The Importance of Art in Science | UTOKYO VOICES 032
The Importance of Art in Science
John David Silverman’s father was a theoretical physicist at IBM who made contributions to diverse fields including material science and computational biology. He was also a music lover who played the clarinet and piano. He had an influence on his two sons, with the eldest becoming a guitarist and Silverman a scientist. Silverman enjoyed stargazing through an astronomical telescope, and since his childhood has dreamed of “unraveling the mysteries of the universe.”
In his research, Silverman uses extremely large optical and infrared telescopes, such as the Subaru Telescope, the Keck Observatory in Hawaii, and the ALMA (Atacama Large Millimeter/submillimeter Array) in Chile, as well as space telescopes, including Hubble, Spitzer, and Chandra. His ambitious research theme is “Exploring how galaxies have been born and have grown throughout the history of the universe.” His research efforts, which are based on international cooperation, have been successful. His team has revealed that supermassive black holes and galaxies coevolve, even in the young universe and likely in an environment that is the same as that of today.
Silverman’s wife, whom he met in Boston and married in Virginia, is Japanese and trained as a contemporary artist. Her works using watercolors bring to mind the universe reflected through large telescopes. “As galaxies age, the color of their light changes from blue to red. I think the enormity of the universe, with galaxies which vary in color and size, is of scientific interest, and also stimulating to the artistic mind,” says Silverman, talking of the affinity between art and science. In addition to taking 2D images, one also determines the distance, hence the spatial distribution of galaxies in 3D. Thus, the artistry of Silverman’s research results has spread from pictures to solid structural works. He hopes more people become aware of the beauty of the universe.
Silverman’s research, which tackles the mysteries of the universe, requires a heightened sense of tension and an exceedingly high level of concentration. “That is why having fulfillment with time off is important, in that it lets you unwind for a bit and recharge,” insists Silverman. He aspires to improve his ability to switch between work and time off.
Silverman has the chance to travel the world for observations, to give presentations, and attend conferences. He takes an interest in each city he visits. Out of a desire to record the scenery of the countries he visits, he purchased a digital single-lens reflex camera. Taking time off from his tough schedule, he photographs cityscapes. In Tokyo, he is particularly fond of the shitamachi (downtown) areas, such as Yanaka, which have a sense of history.
In Japan, he is pursuing joint research with many universities, including Tohoku University, Ehime University and Osaka University. Visiting hot springs in various areas in his free time is one of the additional pleasures of business trips. “Since arriving in Japan, I have become enamored with hot springs,” says Silverman. Even on family trips, he often visits hot springs, such as those in Hakone and the Dogo Hot Spring that provided the inspiration to read Natsume Soseki’s Botchan, which is set in Matsuyama. He has much interest in Japanese literature, which includes works by Kawabata Yasunari and Dazai Osamu.

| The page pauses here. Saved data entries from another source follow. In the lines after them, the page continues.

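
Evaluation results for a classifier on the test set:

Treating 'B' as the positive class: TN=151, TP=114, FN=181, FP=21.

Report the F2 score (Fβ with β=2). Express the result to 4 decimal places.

0.4335

Fβ = (1+β²)·TP / ((1+β²)·TP + β²·FN + FP), with β²=4
= 5·114 / (5·114 + 4·181 + 21) = 0.4335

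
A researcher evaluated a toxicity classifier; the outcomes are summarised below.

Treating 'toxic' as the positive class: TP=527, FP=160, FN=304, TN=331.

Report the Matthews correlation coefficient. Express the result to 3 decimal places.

0.298

MCC = (TP·TN − FP·FN) / √((TP+FP)(TP+FN)(TN+FP)(TN+FN))
Numerator = 527·331 − 160·304 = 125797
Denominator = √(687·831·491·635) = √177997121145 = 421897.0504
MCC = 125797 / 421897.0504 = 0.298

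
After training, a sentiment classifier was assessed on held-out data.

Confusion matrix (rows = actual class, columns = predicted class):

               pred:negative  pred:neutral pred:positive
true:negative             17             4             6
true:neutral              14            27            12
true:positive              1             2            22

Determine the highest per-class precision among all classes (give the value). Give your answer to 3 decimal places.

0.818

Per-class precision (TP/(TP+FP)):
  negative: TP=17, FP=14+1=15 → 17/32 = 0.5313
  neutral: TP=27, FP=4+2=6 → 27/33 = 0.8182
  positive: TP=22, FP=6+12=18 → 22/40 = 0.5500
Highest is class 'neutral' with precision = 0.818.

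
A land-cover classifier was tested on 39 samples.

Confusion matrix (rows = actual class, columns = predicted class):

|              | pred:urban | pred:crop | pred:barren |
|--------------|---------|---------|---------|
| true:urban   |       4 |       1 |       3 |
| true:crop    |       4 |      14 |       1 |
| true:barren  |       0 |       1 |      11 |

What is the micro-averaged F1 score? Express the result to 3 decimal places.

Micro-averaging pools counts across classes: ΣTP=29, ΣFP=10, ΣFN=10.
Micro-F1 score = 2·TP/(2·TP+FP+FN) on pooled counts = 0.744 (equals overall accuracy in single-label multiclass).

0.744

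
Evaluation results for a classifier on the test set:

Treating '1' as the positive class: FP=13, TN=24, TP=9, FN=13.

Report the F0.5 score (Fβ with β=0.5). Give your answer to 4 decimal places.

0.4091

Fβ = (1+β²)·TP / ((1+β²)·TP + β²·FN + FP), with β²=1/4
= 1.25·9 / (1.25·9 + 0.25·13 + 13) = 0.4091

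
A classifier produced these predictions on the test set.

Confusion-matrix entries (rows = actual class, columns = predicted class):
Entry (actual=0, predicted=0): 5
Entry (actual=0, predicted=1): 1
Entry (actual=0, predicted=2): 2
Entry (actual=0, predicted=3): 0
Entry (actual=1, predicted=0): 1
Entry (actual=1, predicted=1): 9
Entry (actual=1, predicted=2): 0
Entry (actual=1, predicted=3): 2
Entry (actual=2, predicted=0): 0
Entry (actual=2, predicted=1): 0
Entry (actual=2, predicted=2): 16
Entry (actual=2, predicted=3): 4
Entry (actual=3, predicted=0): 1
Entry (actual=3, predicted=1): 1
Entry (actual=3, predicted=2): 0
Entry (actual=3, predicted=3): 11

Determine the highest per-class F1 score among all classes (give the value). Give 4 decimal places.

Per-class F1 score (2·TP/(2·TP+FP+FN)):
  0: TP=5, FP=1+0+1=2, FN=1+2+0=3 → 10/15 = 0.66667
  1: TP=9, FP=1+0+1=2, FN=1+0+2=3 → 18/23 = 0.78261
  2: TP=16, FP=2+0+0=2, FN=0+0+4=4 → 32/38 = 0.84211
  3: TP=11, FP=0+2+4=6, FN=1+1+0=2 → 22/30 = 0.73333
Highest is class '2' with F1 score = 0.8421.

0.8421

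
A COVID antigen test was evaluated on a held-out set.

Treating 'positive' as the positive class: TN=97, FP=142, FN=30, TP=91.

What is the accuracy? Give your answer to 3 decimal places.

Accuracy = (TP+TN)/N = (91+97)/360 = 0.522

0.522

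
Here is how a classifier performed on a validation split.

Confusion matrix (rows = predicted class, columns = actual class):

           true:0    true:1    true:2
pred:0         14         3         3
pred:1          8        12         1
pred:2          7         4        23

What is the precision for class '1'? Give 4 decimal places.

One-vs-rest for '1': TP = diagonal; FP = other classes predicted '1'; FN = '1' predicted as other.
precision = TP/(TP+FP).
1: TP=12, FP=8+1=9 → 12/21 = 0.57143

0.5714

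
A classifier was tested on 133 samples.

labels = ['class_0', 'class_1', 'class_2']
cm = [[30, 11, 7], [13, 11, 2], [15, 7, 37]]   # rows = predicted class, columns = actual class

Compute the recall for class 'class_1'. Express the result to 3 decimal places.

0.379

Treat 'class_1' as positive and all other classes as negative.
recall = TP/(TP+FN).
class_1: TP=11, FN=11+7=18 → 11/29 = 0.3793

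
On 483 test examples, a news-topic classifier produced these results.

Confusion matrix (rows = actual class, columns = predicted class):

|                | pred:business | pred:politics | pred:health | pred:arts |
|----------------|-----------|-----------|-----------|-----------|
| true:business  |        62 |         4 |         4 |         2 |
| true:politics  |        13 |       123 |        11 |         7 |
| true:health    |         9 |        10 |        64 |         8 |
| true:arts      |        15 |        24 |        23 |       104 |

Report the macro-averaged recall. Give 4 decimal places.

0.7474

Per-class recall (TP/(TP+FN)):
  business: TP=62, FN=4+4+2=10 → 62/72 = 0.86111
  politics: TP=123, FN=13+11+7=31 → 123/154 = 0.79870
  health: TP=64, FN=9+10+8=27 → 64/91 = 0.70330
  arts: TP=104, FN=15+24+23=62 → 104/166 = 0.62651
Macro-recall = mean = (0.86111 + 0.79870 + 0.70330 + 0.62651) / 4 = 0.7474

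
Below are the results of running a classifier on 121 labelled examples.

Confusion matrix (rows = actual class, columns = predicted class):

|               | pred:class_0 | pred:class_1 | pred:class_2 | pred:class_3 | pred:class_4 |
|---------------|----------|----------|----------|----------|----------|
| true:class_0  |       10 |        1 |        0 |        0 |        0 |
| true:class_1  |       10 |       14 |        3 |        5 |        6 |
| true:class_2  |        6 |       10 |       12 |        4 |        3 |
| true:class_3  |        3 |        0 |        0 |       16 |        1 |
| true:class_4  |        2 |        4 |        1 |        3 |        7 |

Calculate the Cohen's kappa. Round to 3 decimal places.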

Silverman’s current research aims to find out how supermassive black holes grow from the large-scale matter distribution in the early universe. Just as outer space is expanding, his ambitions continue to broaden as his research progresses.
A work by Silverman’s wife entitled “The Color Study” adorns the desk of his research office. The rich colors with their subtle changes and the sense of space in the works evoke the spread of galaxies through space as seen through an extremely large telescope.

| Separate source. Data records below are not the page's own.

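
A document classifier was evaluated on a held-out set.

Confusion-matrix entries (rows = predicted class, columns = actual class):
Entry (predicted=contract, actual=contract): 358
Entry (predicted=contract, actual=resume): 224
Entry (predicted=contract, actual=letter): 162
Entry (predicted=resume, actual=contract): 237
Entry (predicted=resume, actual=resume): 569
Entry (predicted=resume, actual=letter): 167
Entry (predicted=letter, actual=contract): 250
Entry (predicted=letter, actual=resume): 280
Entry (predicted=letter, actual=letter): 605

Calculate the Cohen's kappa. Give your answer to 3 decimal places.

0.303

Observed agreement pₒ = trace/N = 1532/2852 = 0.5372
Expected agreement pₑ = Σ (rowᵢ·colᵢ)/N² = (845·744 + 1073·973 + 934·1135)/2852² = 0.3360
κ = (pₒ − pₑ)/(1 − pₑ) = (0.5372 − 0.3360)/(1 − 0.3360) = 0.303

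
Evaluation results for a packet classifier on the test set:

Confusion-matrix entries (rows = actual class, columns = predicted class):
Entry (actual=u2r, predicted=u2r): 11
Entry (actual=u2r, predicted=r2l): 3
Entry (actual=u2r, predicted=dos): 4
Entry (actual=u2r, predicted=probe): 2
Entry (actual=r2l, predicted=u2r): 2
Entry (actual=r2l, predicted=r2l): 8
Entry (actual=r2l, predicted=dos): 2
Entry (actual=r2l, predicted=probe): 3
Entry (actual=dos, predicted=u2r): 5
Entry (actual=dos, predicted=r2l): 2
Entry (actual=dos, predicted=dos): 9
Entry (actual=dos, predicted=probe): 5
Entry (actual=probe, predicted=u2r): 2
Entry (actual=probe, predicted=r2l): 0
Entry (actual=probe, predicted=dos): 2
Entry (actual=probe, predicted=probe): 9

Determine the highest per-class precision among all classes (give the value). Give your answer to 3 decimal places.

Per-class precision (TP/(TP+FP)):
  u2r: TP=11, FP=2+5+2=9 → 11/20 = 0.5500
  r2l: TP=8, FP=3+2+0=5 → 8/13 = 0.6154
  dos: TP=9, FP=4+2+2=8 → 9/17 = 0.5294
  probe: TP=9, FP=2+3+5=10 → 9/19 = 0.4737
Highest is class 'r2l' with precision = 0.615.

0.615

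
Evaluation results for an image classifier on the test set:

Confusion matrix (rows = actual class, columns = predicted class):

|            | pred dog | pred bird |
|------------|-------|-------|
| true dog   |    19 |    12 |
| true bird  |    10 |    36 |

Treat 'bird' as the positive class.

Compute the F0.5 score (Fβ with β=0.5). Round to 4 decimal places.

0.7563

Fβ = (1+β²)·TP / ((1+β²)·TP + β²·FN + FP), with β²=1/4
= 1.25·36 / (1.25·36 + 0.25·10 + 12) = 0.7563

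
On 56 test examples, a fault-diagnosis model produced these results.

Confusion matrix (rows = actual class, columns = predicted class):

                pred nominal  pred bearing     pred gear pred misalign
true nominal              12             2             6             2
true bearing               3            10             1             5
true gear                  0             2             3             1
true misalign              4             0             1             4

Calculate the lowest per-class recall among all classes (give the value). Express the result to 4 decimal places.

0.4444

Per-class recall (TP/(TP+FN)):
  nominal: TP=12, FN=2+6+2=10 → 12/22 = 0.54545
  bearing: TP=10, FN=3+1+5=9 → 10/19 = 0.52632
  gear: TP=3, FN=0+2+1=3 → 3/6 = 0.50000
  misalign: TP=4, FN=4+0+1=5 → 4/9 = 0.44444
Lowest is class 'misalign' with recall = 0.4444.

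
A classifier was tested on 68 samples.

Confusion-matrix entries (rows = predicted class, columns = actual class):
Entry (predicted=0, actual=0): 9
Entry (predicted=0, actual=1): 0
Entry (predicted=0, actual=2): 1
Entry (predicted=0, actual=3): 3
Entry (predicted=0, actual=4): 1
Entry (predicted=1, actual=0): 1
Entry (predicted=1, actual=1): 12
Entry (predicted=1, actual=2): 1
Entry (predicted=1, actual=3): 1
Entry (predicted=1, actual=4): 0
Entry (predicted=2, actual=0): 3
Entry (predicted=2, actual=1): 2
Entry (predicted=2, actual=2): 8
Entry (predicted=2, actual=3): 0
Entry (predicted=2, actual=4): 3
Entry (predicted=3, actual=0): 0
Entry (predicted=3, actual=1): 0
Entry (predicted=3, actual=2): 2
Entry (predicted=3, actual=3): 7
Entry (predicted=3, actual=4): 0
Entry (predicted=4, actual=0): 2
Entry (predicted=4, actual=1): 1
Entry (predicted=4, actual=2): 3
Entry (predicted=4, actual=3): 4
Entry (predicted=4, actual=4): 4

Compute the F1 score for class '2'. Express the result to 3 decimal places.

Treat '2' as positive and all other classes as negative.
F1 score = 2·TP/(2·TP+FP+FN).
2: TP=8, FP=3+2+0+3=8, FN=1+1+2+3=7 → 16/31 = 0.5161

0.516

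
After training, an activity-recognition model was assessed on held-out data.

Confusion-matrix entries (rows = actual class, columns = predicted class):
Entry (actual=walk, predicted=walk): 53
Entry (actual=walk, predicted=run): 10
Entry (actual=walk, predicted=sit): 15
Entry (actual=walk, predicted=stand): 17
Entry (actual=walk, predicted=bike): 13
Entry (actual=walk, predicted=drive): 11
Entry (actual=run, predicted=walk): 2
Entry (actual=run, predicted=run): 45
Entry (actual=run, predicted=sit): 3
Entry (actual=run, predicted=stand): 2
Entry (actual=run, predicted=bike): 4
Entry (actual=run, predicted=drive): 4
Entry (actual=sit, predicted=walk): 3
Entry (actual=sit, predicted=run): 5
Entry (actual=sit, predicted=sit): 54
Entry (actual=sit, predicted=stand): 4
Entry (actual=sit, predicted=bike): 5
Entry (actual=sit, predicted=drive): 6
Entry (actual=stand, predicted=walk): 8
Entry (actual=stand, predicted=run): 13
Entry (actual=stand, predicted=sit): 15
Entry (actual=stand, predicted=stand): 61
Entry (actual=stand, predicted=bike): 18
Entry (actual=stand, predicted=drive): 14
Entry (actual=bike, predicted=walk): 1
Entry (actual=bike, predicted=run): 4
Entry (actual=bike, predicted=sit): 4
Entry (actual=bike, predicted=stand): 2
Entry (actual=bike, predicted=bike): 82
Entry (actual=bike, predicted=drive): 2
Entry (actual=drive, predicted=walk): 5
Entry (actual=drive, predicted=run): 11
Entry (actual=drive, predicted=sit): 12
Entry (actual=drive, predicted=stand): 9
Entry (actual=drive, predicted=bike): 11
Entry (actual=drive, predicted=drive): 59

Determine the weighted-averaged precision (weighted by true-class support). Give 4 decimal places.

Per-class precision (TP/(TP+FP)):
  walk: TP=53, FP=2+3+8+1+5=19 → 53/72 = 0.73611
  run: TP=45, FP=10+5+13+4+11=43 → 45/88 = 0.51136
  sit: TP=54, FP=15+3+15+4+12=49 → 54/103 = 0.52427
  stand: TP=61, FP=17+2+4+2+9=34 → 61/95 = 0.64211
  bike: TP=82, FP=13+4+5+18+11=51 → 82/133 = 0.61654
  drive: TP=59, FP=11+4+6+14+2=37 → 59/96 = 0.61458
Weighted-precision = Σ (supportᵢ/N)·precisionᵢ with N=587: (119/587)·0.73611 + (60/587)·0.51136 + (77/587)·0.52427 + (129/587)·0.64211 + (95/587)·0.61654 + (107/587)·0.61458 = 0.6232

0.6232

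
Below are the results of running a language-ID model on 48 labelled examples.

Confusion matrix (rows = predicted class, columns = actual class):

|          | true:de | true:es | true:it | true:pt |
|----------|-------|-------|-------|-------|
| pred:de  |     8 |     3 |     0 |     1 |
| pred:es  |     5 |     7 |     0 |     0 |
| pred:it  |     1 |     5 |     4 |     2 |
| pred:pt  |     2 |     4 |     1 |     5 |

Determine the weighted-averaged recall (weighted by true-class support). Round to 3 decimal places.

0.500

Per-class recall (TP/(TP+FN)):
  de: TP=8, FN=5+1+2=8 → 8/16 = 0.5000
  es: TP=7, FN=3+5+4=12 → 7/19 = 0.3684
  it: TP=4, FN=0+0+1=1 → 4/5 = 0.8000
  pt: TP=5, FN=1+0+2=3 → 5/8 = 0.6250
Weighted-recall = Σ (supportᵢ/N)·recallᵢ with N=48: (16/48)·0.5000 + (19/48)·0.3684 + (5/48)·0.8000 + (8/48)·0.6250 = 0.500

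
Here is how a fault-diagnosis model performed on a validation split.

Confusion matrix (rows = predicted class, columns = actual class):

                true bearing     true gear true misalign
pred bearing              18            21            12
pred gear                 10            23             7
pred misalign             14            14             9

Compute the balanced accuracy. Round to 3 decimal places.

Balanced accuracy = mean of per-class recall.
  bearing: recall = 18/42 = 0.4286
  gear: recall = 23/58 = 0.3966
  misalign: recall = 9/28 = 0.3214
Mean = (0.4286 + 0.3966 + 0.3214) / 3 = 0.382

0.382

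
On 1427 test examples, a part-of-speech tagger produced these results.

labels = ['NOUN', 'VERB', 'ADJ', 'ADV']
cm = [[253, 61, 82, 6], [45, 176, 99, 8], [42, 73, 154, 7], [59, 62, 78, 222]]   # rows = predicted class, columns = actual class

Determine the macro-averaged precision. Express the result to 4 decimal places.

0.5628

Per-class precision (TP/(TP+FP)):
  NOUN: TP=253, FP=61+82+6=149 → 253/402 = 0.62935
  VERB: TP=176, FP=45+99+8=152 → 176/328 = 0.53659
  ADJ: TP=154, FP=42+73+7=122 → 154/276 = 0.55797
  ADV: TP=222, FP=59+62+78=199 → 222/421 = 0.52732
Macro-precision = mean = (0.62935 + 0.53659 + 0.55797 + 0.52732) / 4 = 0.5628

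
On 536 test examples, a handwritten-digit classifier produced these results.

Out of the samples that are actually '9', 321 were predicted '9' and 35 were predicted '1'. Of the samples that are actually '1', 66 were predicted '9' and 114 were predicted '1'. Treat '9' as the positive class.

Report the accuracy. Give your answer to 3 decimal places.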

[Text: “Explore, be creative, and enjoy what you do”]
Excitement is the driving force behind his research, and Silverman aims to keep creating things of value and enjoy himself while doing so. The maxim sums up his outlook on life.
John David Silverman
In 1992, Silverman obtained a bachelor’s degree in Science from the University of Massachusetts Amherst. In 2000, he obtained a Master’s, and in 2004 his doctorate, in astronomy from the Graduate School of Arts and Sciences, University of Virginia, Charlottesville. In the same year, he acquired a post with the Max Planck Institute in Garching, Germany. In 2007, he moved to ETH Zurich and advanced research to examine the role supermassive black holes play in the evolution of galaxies. In 2009, he came to Japan to take up the post of project assistant professor at IPMU, the University of Tokyo, and in 2017, he was appointed to his current role of associate professor.
Interview date: January 26, 2018
Interview/text: Toshiyuki Ohta. Photos: Takuma Imamura.